Aveva 37 anni, Isabella. Gli ultimi mesi della sua vita li ha vissuti in carcere consumando le giornate come consumava le sigarette, fumate una dietro l’altra per impiegare il tempo in una delle tre celle che divideva con altre sette detenute del reparto psichiatrico del carcere femminile di Pozzuoli. Tutto questo fino a ieri, quando una crisi respiratoria ne ha causato la morte. A nulla sono valsi i tentativi di rianimarla del personale sanitario del carcere, a nulla sono valsi i tentativi dei medici del pronto soccorso.
Ora il nome di Isabella P., nata a dicembre del 1983 a Torino, è un nome in più nell’elenco dei detenuti morti in carcere. Per cause naturali, certo. Ma in condizioni che spingono ancora una volta a chiedersi se davvero sia necessario tenere in cella persone fragili perché psicologicamente instabili, affette da patologie che minano la loro salute mentale e fisica. Isabella era detenuta per accuse di furto e oltraggio. E a questo punto della sua storia viene da porsi anche una seconda domanda: furto e oltraggio possono considerarsi reati che impediscono la possibilità di accedere a una misura alternativa al carcere? Sicuramente anche con assistenza e cure garantire al meglio, un carcere resta sempre un carcere: dovrebbe essere l’extrema ratio e finisce spesso per continuare a essere il contenitore dove confinare soggetti di cui la società fa fatica a prendersi cura in modo diverso.
Isabella era una detenuta del carcere di Bologna e in quello femminile di Pozzuoli ci era arrivata a settembre scorso per starci temporaneamente, solo il tempo che nel carcere di Bologna si competessero i lavori di ristrutturazione. Sarebbe stato questione di settimane e Isabella sarebbe tornata nella struttura emiliana, era stata anche già fissata la data del rientro. E invece il destino ha messo un punto a tutto: alla sua giovane vita, alle trafile giudiziarie e burocratiche, alle cure e alle crisi, alle sigarette fumate una dietro l’altra per provare a ingannare il tempo e la malattia. Appena un mese fa il garante regionale della Campania, Samuele Ciambriello, aveva sollevato il tema della tutela della salute mentale in carcere, presentando un report con dati e cifre per descrivere una realtà piena di criticità. Perché non in tutte le carceri ci sono sezioni specializzate per ospitare al meglio detenuti con patologie psichiatriche e perché i ricoveri sono spesso lunghi finendo per diventare una sorta di “ergastolo bianco”.
A tutto ciò si aggiunga che anche nelle strutture più attrezzate si verifica una compressione dei diritti individuali. La condizione di reclusione, lo stato di privazione della libertà, la condizione di dipendenza in cui il detenuto è costretto a vivere anche per far fronte alle più elementari necessità del vivere quotidiano sono fattori che condizionano la sfera psicologica e, nei casi di patologie pregresse, si sommano a tali patologie rendendo difficile, talvolta impossibile, la compatibilità tra salute mentale e reclusione in cella.
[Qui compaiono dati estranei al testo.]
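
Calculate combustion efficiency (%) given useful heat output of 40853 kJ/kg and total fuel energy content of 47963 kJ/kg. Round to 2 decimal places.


Efficiency = (Q_useful / Q_fuel) * 100
Efficiency = (40853 / 47963) * 100
Efficiency = 0.8518 * 100 = 85.18%


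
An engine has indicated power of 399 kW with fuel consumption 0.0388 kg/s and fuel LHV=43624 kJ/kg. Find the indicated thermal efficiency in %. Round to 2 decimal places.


eta_ith = (IP / (mf * LHV)) * 100
Denominator = 0.0388 * 43624 = 1692.6112 kW
eta_ith = (399 / 1692.6112) * 100 = 23.57%


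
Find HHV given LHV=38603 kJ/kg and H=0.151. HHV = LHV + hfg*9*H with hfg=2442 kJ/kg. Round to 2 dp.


HHV = LHV + hfg * 9 * H
Water addition = 2442 * 9 * 0.151 = 3318.678 kJ/kg
HHV = 38603 + 3318.678 = 41921.68 kJ/kg


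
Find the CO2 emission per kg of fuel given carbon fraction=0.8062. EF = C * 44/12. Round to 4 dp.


EF = C_frac * (M_CO2 / M_C)
EF = 0.8062 * (44/12)
EF = 0.8062 * 3.666667 = 2.9561 kg_CO2/kg_fuel


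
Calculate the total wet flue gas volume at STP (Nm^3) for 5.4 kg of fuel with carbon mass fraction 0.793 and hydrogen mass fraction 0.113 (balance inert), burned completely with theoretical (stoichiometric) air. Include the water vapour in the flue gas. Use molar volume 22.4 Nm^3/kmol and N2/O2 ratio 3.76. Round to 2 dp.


Per kg fuel: CO2 = (C/12 kmol)*22.4 = (0.793/12)*22.4 = 1.48027 Nm^3
Per kg fuel: H2O = (H/2 kmol)*22.4 = (0.113/2)*22.4 = 1.26560 Nm^3
O2 needed per kg fuel = C/12 + H/4 = 0.793/12 + 0.113/4 = 0.09433333 kmol
Per kg fuel: N2 = O2*3.76*22.4 = 0.09433333*3.76*22.4 = 7.94513 Nm^3
Total per kg = 1.48027 + 1.26560 + 7.94513 = 10.69100 Nm^3
Total = 10.69100 * 5.4 = 57.73 Nm^3


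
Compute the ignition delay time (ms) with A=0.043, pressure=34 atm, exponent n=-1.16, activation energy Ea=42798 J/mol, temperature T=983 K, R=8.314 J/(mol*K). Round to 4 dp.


tau = A * P^n * exp(Ea/(R*T))
P^n = 34^(-1.16) = 0.01672956
Ea/(R*T) = 42798/(8.314*983) = 5.236727
exp(Ea/(R*T)) = 188.053600
tau = 0.043 * 0.01672956 * 188.053600 = 0.1353 ms


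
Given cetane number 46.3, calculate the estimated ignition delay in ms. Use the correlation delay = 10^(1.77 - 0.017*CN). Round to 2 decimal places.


delay = 10^(1.77 - 0.017*CN)
Exponent = 1.77 - 0.017*46.3 = 0.9829
delay = 10^0.9829 = 9.61 ms


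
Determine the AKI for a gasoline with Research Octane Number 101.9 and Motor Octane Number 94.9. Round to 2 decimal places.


AKI = (RON + MON) / 2
AKI = (101.9 + 94.9) / 2
AKI = 196.8 / 2 = 98.40


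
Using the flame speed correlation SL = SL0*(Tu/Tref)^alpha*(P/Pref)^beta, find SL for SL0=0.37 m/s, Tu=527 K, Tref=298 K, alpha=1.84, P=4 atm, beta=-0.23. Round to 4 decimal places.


SL = SL0 * (Tu/Tref)^alpha * (P/Pref)^beta
T ratio = 527/298 = 1.76845638
(T ratio)^alpha = 1.76845638^1.84 = 2.854786
(P/Pref)^beta = 4^(-0.23) = 0.726986
SL = 0.37 * 2.854786 * 0.726986 = 0.7679 m/s


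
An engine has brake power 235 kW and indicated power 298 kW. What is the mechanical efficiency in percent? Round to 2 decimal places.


eta_mech = (BP / IP) * 100
Ratio = 235 / 298 = 0.7886
eta_mech = 0.7886 * 100 = 78.86%


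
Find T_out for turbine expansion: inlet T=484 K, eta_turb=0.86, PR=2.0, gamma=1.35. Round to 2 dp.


T_out = T_in * (1 - eta * (1 - PR^(-(gamma-1)/gamma)))
Exponent = -(1.35-1)/1.35 = -0.25925926
PR^exp = 2.0^(-0.25925926) = 0.83551680
Factor = 1 - 0.86*(1 - 0.83551680) = 0.85854445
T_out = 484 * 0.85854445 = 415.54 K


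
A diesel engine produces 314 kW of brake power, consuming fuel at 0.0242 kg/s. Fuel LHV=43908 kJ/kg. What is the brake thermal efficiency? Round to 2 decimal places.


eta_BTE = (BP / (mf * LHV)) * 100
Denominator = 0.0242 * 43908 = 1062.5736 kW
eta_BTE = (314 / 1062.5736) * 100 = 29.55%


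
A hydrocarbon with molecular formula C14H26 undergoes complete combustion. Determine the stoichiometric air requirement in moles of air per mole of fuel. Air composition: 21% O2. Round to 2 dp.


Balanced combustion: C14H26 + 20.5 O2 -> 14 CO2 + 13 H2O
O2 needed = C + H/4 = 14 + 26/4 = 20.50 moles
Air moles = O2 / 0.21 = 20.50 / 0.21 = 97.62 moles air


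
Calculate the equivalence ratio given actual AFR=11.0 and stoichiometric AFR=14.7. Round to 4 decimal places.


phi = AFR_stoich / AFR_actual
phi = 14.7 / 11.0 = 1.3364


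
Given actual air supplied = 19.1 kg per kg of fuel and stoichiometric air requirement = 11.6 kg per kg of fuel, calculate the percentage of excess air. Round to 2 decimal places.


Excess air = actual - stoichiometric = 19.1 - 11.6 = 7.50 kg/kg fuel
Excess air % = (excess / stoich) * 100 = (7.50 / 11.6) * 100 = 64.66%


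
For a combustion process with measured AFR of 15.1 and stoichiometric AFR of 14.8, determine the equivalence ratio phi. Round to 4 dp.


phi = AFR_stoich / AFR_actual
phi = 14.8 / 15.1 = 0.9801


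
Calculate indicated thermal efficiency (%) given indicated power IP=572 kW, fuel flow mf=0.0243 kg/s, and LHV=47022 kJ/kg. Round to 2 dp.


eta_ith = (IP / (mf * LHV)) * 100
Denominator = 0.0243 * 47022 = 1142.6346 kW
eta_ith = (572 / 1142.6346) * 100 = 50.06%


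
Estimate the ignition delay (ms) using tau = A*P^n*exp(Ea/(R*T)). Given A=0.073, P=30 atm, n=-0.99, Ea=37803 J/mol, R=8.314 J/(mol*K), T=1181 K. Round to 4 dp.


tau = A * P^n * exp(Ea/(R*T))
P^n = 30^(-0.99) = 0.03448657
Ea/(R*T) = 37803/(8.314*1181) = 3.850050
exp(Ea/(R*T)) = 46.995404
tau = 0.073 * 0.03448657 * 46.995404 = 0.1183 ms


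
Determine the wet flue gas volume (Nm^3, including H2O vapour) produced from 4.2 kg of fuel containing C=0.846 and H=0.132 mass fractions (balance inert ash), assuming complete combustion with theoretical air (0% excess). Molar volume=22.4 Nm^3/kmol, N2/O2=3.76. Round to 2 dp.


Per kg fuel: CO2 = (C/12 kmol)*22.4 = (0.846/12)*22.4 = 1.57920 Nm^3
Per kg fuel: H2O = (H/2 kmol)*22.4 = (0.132/2)*22.4 = 1.47840 Nm^3
O2 needed per kg fuel = C/12 + H/4 = 0.846/12 + 0.132/4 = 0.10350000 kmol
Per kg fuel: N2 = O2*3.76*22.4 = 0.10350000*3.76*22.4 = 8.71718 Nm^3
Total per kg = 1.57920 + 1.47840 + 8.71718 = 11.77478 Nm^3
Total = 11.77478 * 4.2 = 49.45 Nm^3


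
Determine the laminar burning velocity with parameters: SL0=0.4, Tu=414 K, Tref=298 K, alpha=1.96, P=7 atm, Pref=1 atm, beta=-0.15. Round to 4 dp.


SL = SL0 * (Tu/Tref)^alpha * (P/Pref)^beta
T ratio = 414/298 = 1.38926174
(T ratio)^alpha = 1.38926174^1.96 = 1.904832
(P/Pref)^beta = 7^(-0.15) = 0.746853
SL = 0.4 * 1.904832 * 0.746853 = 0.5691 m/s


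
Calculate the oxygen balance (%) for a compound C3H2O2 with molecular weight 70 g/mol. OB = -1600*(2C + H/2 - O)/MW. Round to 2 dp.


OB = -1600 * (2C + H/2 - O) / MW
Inner = 2*3 + 2/2 - 2 = 5.00
OB = -1600 * 5.00 / 70 = -114.29%


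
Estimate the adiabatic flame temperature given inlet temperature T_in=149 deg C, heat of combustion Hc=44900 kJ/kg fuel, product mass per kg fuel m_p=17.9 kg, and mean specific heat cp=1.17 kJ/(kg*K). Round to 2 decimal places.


T_ad = T_in + Hc / (m_p * cp)
Denominator = 17.9 * 1.17 = 20.9430
Temperature rise = 44900 / 20.9430 = 2143.91 K
T_ad = 149 + 2143.91 = 2292.91 deg C


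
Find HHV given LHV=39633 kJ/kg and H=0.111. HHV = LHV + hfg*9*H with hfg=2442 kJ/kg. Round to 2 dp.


HHV = LHV + hfg * 9 * H
Water addition = 2442 * 9 * 0.111 = 2439.558 kJ/kg
HHV = 39633 + 2439.558 = 42072.56 kJ/kg


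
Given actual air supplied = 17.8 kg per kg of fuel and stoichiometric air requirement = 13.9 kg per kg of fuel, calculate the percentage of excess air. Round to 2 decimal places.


Excess air = actual - stoichiometric = 17.8 - 13.9 = 3.90 kg/kg fuel
Excess air % = (excess / stoich) * 100 = (3.90 / 13.9) * 100 = 28.06%


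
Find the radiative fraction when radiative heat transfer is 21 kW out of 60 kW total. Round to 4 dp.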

Nell’ultimo anno si sono contati circa mille detenuti con disagi mentali negli istituti normali e 1.200 detenuti in istituti specifici.
Schizofrenia e disturbi psicotici, disturbi d’ansia e psicosi indotte dall’uso di particolari sostanze, disturbi dell’umore e della personalità sono tra le patologie più diffuse all’interno delle celle. Ma il vero problema restano i tempi: il soggiorno nelle sezioni cliniche di salute mentale dovrebbe durare pochi mesi per poi continuare con programmi terapeutici e riabilitativi da eseguirsi sul territorio, invece – come denunciato dal garante Ciambriello – «i detenuti che transitano in questi spazi vi restano in maniera cronica, come a scontare un ergastolo bianco».